Much of Rose’s out-of-district funding can be attributed to massive infusions from ActBlue and Swing Left, websites that allow Democrats across the country to give donations – often small ones – to candidates in competitive races. That is also the case for significant chunks of Delgado and Brindisi’s out-of-district donations. All three have received thousands of receipts from the two sites.
Donovan, meanwhile, has the support of conservative and corporate PACs, such as Koch Industries Inc. PAC, Comcast and NBC Universal PAC, and “Eye of the Tiger PAC,” an obscure fund with unknown origins. Donors who have maxed out for him, most of whom don’t live in the district, include Douglas Peterson, the CEO of S&P Global, Stephen Schwarzman, CEO and chairman of private equity firm Blackstone, and Michael Bloomberg, the 11th richest man in the world, and several of his close associates.
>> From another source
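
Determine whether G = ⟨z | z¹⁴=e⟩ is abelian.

G has a single generator, so G is cyclic and hence abelian.

Answer: Yes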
Out-of-state, high-dollar and PAC fundraising, while offering a fast route to financial advantage, may also risk voter backlash against the influence of special interests. So far, though, most of the Republican incumbents seem to care more about the former than the latter.
CORRECTION: This story has been corrected to remove OpenSecrets' listing of $24,000 in business PAC donations to Anthony Brindisi. Those donations came from professional organizations rather than corporate PACs.